In the US, containers have won out. The other schemes - roadrailers, Trailer On Flat Car/piggyback, and some other strange approaches - have pretty much become obsolete. Double-stack container trains have maybe 4x the capacity of hauling an entire truck.

SoftTalker

One such "strange approach" was the Roadrailer

https://en.wikipedia.org/wiki/Roadrailer

twobitshifter

Have they won out or has freight shifted to trucking from rail? Heavy, slow, and double stacked is the most efficient, but shippers look at more than a single factor.

Animats

If it came in on a container ship, and has a long way to go, the next step is often rail. This has led to "inland ports", in such places as Tucson, AZ and Columbus, OH, where the containers leave rail and go on trucks. In the US, it's not exactly "last mile" from there, more like last hundred miles.

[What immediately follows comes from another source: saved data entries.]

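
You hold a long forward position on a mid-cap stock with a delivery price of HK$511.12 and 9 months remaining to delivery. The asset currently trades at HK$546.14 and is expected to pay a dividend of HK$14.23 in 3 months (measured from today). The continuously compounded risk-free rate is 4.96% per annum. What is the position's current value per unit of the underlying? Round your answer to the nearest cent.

PV(remaining dividends) I = 14.23·e^(−0.0496·3/12) = 14.0546
Current forward F = (S − I)·e^(rT) = (546.14 − 14.0546)·e^(0.0496·9/12) = 532.0854 × 1.037901 = 552.2520
Value (long) = (F − K)·e^(−rT) = (552.2520 − 511.12) × 0.963483 = 39.6300
Value = HK$39.63

HK$39.63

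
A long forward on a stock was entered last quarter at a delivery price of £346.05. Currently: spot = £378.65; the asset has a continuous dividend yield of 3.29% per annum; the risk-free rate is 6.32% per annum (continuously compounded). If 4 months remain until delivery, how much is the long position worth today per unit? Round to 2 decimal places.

£35.68

Current fair forward for the remaining 4 months: F = S·e^((r − q)·T), (r − q) = 0.0632 − 0.0329 = 0.0303
F = 378.65 · e^(0.0303 × 4/12) = 378.65 × 1.010151 = 382.4937
Value of long forward = (F − K)·e^(−rT) = (382.4937 − 346.05) · e^(−0.0632·4/12)
= 36.4437 × 0.979154 = 35.68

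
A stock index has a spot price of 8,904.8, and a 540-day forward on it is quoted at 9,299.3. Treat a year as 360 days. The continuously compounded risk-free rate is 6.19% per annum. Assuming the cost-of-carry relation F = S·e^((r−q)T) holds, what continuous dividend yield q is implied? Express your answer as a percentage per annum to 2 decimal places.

3.30%

From F = S·e^((r−q)T): (r − q) = ln(F/S)/T
ln(9299.3/8904.8) = ln(1.044302) = 0.043349
(r − q) = 0.043349 / (540/360) = 0.028899
q = r − ln(F/S)/T = 0.0619 − 0.028899 = 0.033001
q = 3.30%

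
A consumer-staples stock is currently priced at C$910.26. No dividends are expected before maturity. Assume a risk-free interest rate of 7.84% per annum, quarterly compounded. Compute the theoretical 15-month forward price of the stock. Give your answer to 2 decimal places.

F = S · (1+r/4)^(4T)
= 910.26 × 1.101918
F = C$1,003.03

C$1,003.03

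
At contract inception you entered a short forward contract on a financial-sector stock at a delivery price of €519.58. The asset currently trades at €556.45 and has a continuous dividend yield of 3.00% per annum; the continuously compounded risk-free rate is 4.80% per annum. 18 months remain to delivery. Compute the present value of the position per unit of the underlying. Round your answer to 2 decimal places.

Current fair forward for the remaining 18 months: F = S·e^((r − q)·T), (r − q) = 0.0480 − 0.0300 = 0.0180
F = 556.45 · e^(0.0180 × 18/12) = 556.45 × 1.027368 = 571.6789
Value of long forward = (F − K)·e^(−rT) = (571.6789 − 519.58) · e^(−0.0480·18/12)
= 52.0989 × 0.930531 = 48.48
Short position value = −(long value) = -€48.48

-€48.48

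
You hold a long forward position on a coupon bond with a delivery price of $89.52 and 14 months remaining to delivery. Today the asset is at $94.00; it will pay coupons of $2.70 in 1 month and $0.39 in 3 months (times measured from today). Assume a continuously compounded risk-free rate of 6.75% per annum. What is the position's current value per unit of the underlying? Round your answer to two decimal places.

$8.19

PV(remaining coupons) I = 2.70·e^(−0.0675·1/12) + 0.39·e^(−0.0675·3/12) = 3.0683
Current forward F = (S − I)·e^(rT) = (94.00 − 3.0683)·e^(0.0675·14/12) = 90.9317 × 1.081934 = 98.3821
Value (long) = (F − K)·e^(−rT) = (98.3821 − 89.52) × 0.924271 = 8.1910
Value = $8.19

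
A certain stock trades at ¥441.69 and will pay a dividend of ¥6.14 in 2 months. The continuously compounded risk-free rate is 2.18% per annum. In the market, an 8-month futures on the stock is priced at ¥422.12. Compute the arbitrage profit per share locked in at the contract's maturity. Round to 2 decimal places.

¥19.83 per share

PV(dividends) I = 6.14·e^(−0.0218·2/12) = 6.1177
Fair futures F* = (S − I)·e^(rT) = (441.69 − 6.1177)·e^0.014533 = 435.5723 × 1.014639 = 441.9486
Market ¥422.12 < fair 441.9486: forward underpriced → reverse cash-and-carry (short the stock, invest proceeds at r, pay the dividends, go long the forward).
Profit at T = |F_mkt − F*| = |422.12 − 441.9486| = ¥19.83 per share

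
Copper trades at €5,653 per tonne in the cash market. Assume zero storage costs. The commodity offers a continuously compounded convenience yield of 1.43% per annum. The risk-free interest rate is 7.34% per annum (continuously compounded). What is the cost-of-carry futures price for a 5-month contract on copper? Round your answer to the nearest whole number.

€5,794 per tonne

Net carry = r + u − y = 0.0734 + 0.0000 − 0.0143 = 0.0591
F = S·e^((r+u−y)T) = 5653 · e^(0.0591 × 5/12) = 5653 · e^0.024625
= 5653 × 1.024931 = €5,794 per tonne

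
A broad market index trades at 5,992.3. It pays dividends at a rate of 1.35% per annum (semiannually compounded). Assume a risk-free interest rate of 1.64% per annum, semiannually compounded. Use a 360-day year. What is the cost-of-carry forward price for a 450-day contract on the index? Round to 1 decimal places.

6,013.9

F = S · (1+r/2)^(2T) / (1+q/2)^(2T)
= 5992.3 × 1.020626 / 1.016961 = 5992.3 × 1.003604
F = 6,013.9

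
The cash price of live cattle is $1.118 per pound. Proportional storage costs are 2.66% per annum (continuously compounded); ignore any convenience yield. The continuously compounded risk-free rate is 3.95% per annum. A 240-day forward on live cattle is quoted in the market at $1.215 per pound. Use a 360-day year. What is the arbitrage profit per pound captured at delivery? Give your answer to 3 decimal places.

Fair forward: F* = S·e^(carry·T), with carry = (r + u) = 0.0395 + 0.0266 = 0.0661
F* = 1.118 · e^(0.0661 × 240/360) = 1.118 · e^0.044067 = 1.118 × 1.045052 = $1.1684
Market $1.215 > fair $1.1684: forward overpriced → cash-and-carry (buy spot, short the forward).
At maturity, profit = |F_mkt − F*| = |1.215 − 1.1684| = $0.047 per pound

$0.047 per pound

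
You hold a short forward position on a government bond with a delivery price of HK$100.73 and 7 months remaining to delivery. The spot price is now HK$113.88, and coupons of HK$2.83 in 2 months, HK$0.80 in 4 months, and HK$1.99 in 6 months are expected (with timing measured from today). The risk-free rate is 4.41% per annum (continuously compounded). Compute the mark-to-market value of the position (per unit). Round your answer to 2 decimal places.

-HK$10.16

PV(remaining coupons) I = 2.83·e^(−0.0441·2/12) + 0.80·e^(−0.0441·4/12) + 1.99·e^(−0.0441·6/12) = 5.5442
Current forward F = (S − I)·e^(rT) = (113.88 − 5.5442)·e^(0.0441·7/12) = 108.3358 × 1.026059 = 111.1589
Value (long) = (F − K)·e^(−rT) = (111.1589 − 100.73) × 0.974603 = 10.1640
Short position value = −(long value) = -HK$10.16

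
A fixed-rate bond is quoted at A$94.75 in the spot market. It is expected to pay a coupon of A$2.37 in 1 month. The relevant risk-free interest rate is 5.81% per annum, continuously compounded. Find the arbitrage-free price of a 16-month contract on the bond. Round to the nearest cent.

PV(coupons) I = 2.37·e^(−0.0581·1/12)
I = 2.3586
F = (S − I)·e^(rT) = (94.75 − 2.3586) · e^(0.0581·16/12)
= 92.3914 · e^0.077467 = 92.3914 × 1.080547 = A$99.83

A$99.83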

Union Pacific's container trains are heavy, fast, and double-stacked. Once they get clear of the congested area around LA, they pick up speed.[1]

[1] https://www.youtube.com/watch?v=FHXhR8dhths

bsder

Truck is about 30% more than rail, but they both move an awful lot of stuff: https://www.bts.gov/content/us-ton-miles-freight

theendisney

I once ran into a website about some french industrialist who made a hundred drawings of roads and rail mixed with vehicles that looked like they belonged in some epic cartoon. Im sure his version would be a very long passenger or cargo train (probably both) with the roof exactly the height of the road. Trucks would drive onto the roof and park all the way to the front. Then the train would dive deep into the grounds because gravity is free.

Lammy

This article is focused on the freight aspect, but Amtrak operates a passenger Auto Train too. Danny Harmon has a great video about the unloading process: https://www.youtube.com/watch?v=fYlWBWlS4t0

SoftTalker

Very few routes (maybe only one) offer this, however.

burnt-resistor

Makes you wonder if there are 8+ axle road trailers for rail cars. Wouldn't that be some transception to place a trailer on a rail car on a trailer? ;D

bombcar

https://www.youtube.com/watch?v=uEWvw2JE3A4

If you can put a locomotive on a truck, you can put anything.

bitwize

Before reading the article I was thinking/hoping this would be the kind of "rolling highway" described by Heinlein in "The Roads Must Roll"; think cross-country conveyor belts.

cyberax

This can really take off once self-driving matures. The _main_ problem with freight train is not their speed or the rail track throughput, but the time it takes to sort the train cars ("dwell time"). It's so bad, that the average car "speed" can be around 10 km/h. Or even slower.

And the railroads do not particularly care about optimizing their network, they are content to milk the bulk hauls for as much profit as they can. My friend worked at a startup that tried to pitch fully automated couplers to rail companies. They didn't care, even though it could have cut the dwell time significantly.

But if the improvements can be made on the _cargo_ side, then it's a different story.

SoftTalker

> They didn't care

I find that hard to believe, anything that could reduce time in transit and switching yard labor would be attractive. The process of assembling a train is far more automated today than it was in the past, so evidence does not support that they are content to just "milk" their current business.